XHUDG-FM
- Guadalajara; Mexico;
- Broadcast area: State of Jalisco
- Frequency: 104.3 MHz
- Branding: Radio Universidad

Programming
- Format: Public radio

Ownership
- Owner: Universidad de Guadalajara

History
- First air date: May 30, 1974
- Former call signs: XHUG-FM (1974–2013)
- Call sign meaning: Universidad de Guadalajara

Technical information
- Licensing authority: CRT
- Class: C1
- ERP: 100 kW
- HAAT: 332.5 m (1,091 ft)
- Transmitter coordinates: 20°36′01″N 103°21′50.65″W﻿ / ﻿20.60028°N 103.3640694°W

Links
- Webcast: XHUDG-FM
- Website: http://udgtv.com/

= XHUDG-FM =

Radio station and network of the Universidad de Guadalajara

XHUDG-FM is a radio station in Guadalajara, owned by the Universidad de Guadalajara. The station was founded in 1974 and is branded as Radio Universidad, the keystone of an eight-station radio network and sister to XHUDG-TDT channel 44.

==Transmitters==
UDG owns eight transmitters throughout the state of Jalisco:

- XHUDG-FM 104.3 Guadalajara
- XHUGA-FM 105.5 Ameca
- XHANU-FM 102.3 Autlán de Navarro, 38.76 kW ERP
- XHGZ-FM 94.3 Zapotlán el Grande, 5 kW ERP
- XHUGC-FM 104.7 Colotlán
- XHUGL-FM 104.7 Lagos de Moreno, 1.727 kW ERP
- XHUGO-FM 107.9 Ocotlán
- XHUGPV-FM 104.3 Puerto Vallarta, 20 kW ERP

The transmitters have significant local production; XHUGL originates some programming for the network, and all carry additional locally focused news programming. Most, but not all, transmitters run around 2 kW of effective radiated power.

==History==
XHUDG-FM began to transmit officially on May 30, 1974, created to bridge the gap between the academic community and the residents of Jalisco. However, the history of the station dates to an experimental transmission mounted in 1963 under the callsign XEIITG by UDG's engineering school. From the late 1960s, attempts were made to win a permit and actually launch a full-time radio station, a permit conceded by presidential decree in 1973. The first transmitter, donated by then-President Luis Echeverria, was put into place, and the station came on air from the engineering school, broadcasting 13 hours a day. XHUDG-FM moved to the Cultural and Administrative Building in 1983.

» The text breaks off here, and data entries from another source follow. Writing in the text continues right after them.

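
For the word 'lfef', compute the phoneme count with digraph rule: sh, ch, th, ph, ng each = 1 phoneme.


Parsing 'lfef' greedily, digraphs first:
  'l' -> consonant phoneme (phonemes so far: 1)
  'f' -> consonant phoneme (phonemes so far: 2)
  'e' -> vowel phoneme (phonemes so far: 3)
  'f' -> consonant phoneme (phonemes so far: 4)
Total phonemes: 4

4


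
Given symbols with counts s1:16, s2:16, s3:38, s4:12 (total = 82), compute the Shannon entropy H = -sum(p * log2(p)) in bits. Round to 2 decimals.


Computing entropy H = -sum(p_i * log2(p_i)):
  s1: p = 16/82 = 0.1951, -p*log2(p) = 0.4600
  s2: p = 16/82 = 0.1951, -p*log2(p) = 0.4600
  s3: p = 38/82 = 0.4634, -p*log2(p) = 0.5142
  s4: p = 12/82 = 0.1463, -p*log2(p) = 0.4057
H = sum of terms = 1.8399
Rounded to 2 decimals: 1.84

1.84


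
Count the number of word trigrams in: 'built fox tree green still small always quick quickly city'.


Word trigrams from [10] words:
  Trigram 1: (built fox tree)
  Trigram 2: (fox tree green)
  Trigram 3: (tree green still)
  Trigram 4: (green still small)
  Trigram 5: (still small always)
  Trigram 6: (small always quick)
  Trigram 7: (always quick quickly)
  Trigram 8: (quick quickly city)
Total word trigrams: 10 - 2 = 8

8


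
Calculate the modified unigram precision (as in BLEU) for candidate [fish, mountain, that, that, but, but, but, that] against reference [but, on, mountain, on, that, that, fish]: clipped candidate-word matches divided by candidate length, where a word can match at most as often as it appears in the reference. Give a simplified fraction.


Reference word counts: {'but': 1, 'fish': 1, 'mountain': 1, 'on': 2, 'that': 2}
Checking each candidate word (with clipping):
  'fish' -> in reference (ref count 1, used 1/1) -> match (matches: 1)
  'mountain' -> in reference (ref count 1, used 1/1) -> match (matches: 2)
  'that' -> in reference (ref count 2, used 1/2) -> match (matches: 3)
  'that' -> in reference (ref count 2, used 2/2) -> match (matches: 4)
  'but' -> in reference (ref count 1, used 1/1) -> match (matches: 5)
  'but' -> ref count 1 already used up (1/1) -> clipped, no match (matches: 5)
  'but' -> ref count 1 already used up (1/1) -> clipped, no match (matches: 5)
  'that' -> ref count 2 already used up (2/2) -> clipped, no match (matches: 5)
Clipped matches: 5, Candidate length: 8
Precision = 5/8

5/8


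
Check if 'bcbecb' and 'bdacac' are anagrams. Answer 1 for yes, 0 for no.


Sort characters of 'bcbecb': 'bbbcce'
Sort characters of 'bdacac': 'aabccd'
Sorted forms differ -> they are NOT anagrams
Result: 0

0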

The transmitters in the rest of the state were all built in the early 2010s. At the same time, a permit discontinuity prompted the UDG to receive a new permit for its Guadalajara flagship, which became XHUDG-FM.

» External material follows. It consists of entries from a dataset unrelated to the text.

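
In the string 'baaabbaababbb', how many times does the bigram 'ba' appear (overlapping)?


Scanning 'baaabbaababbb' for bigram 'ba':
  Position 0: 'ba' -> MATCH
  Position 1: 'aa' -> no
  Position 2: 'aa' -> no
  Position 3: 'ab' -> no
  Position 4: 'bb' -> no
  Position 5: 'ba' -> MATCH
  Position 6: 'aa' -> no
  Position 7: 'ab' -> no
  Position 8: 'ba' -> MATCH
  Position 9: 'ab' -> no
  Position 10: 'bb' -> no
  Position 11: 'bb' -> no
Total matches: 3

3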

On the 2nd of October, 2023 XHUDG-FM raised its power to 100kW with a new transmitter to reduce “dead zones” and those areas where the signal was normally weak or non-existent, due to geographical obstacles or construction.

==Programming==
Programming on XHUDG-FM and its transmitter network is widely varied. Music takes up most of the stations' broadcast day, and on the retransmitters, much of it is locally produced. News programming, known as Señal Informativa, primarily comes from Guadalajara with each transmitter producing its own additional local broadcasts. Señal Informativa was extended to TV with the launch of XHUDG television in 2011.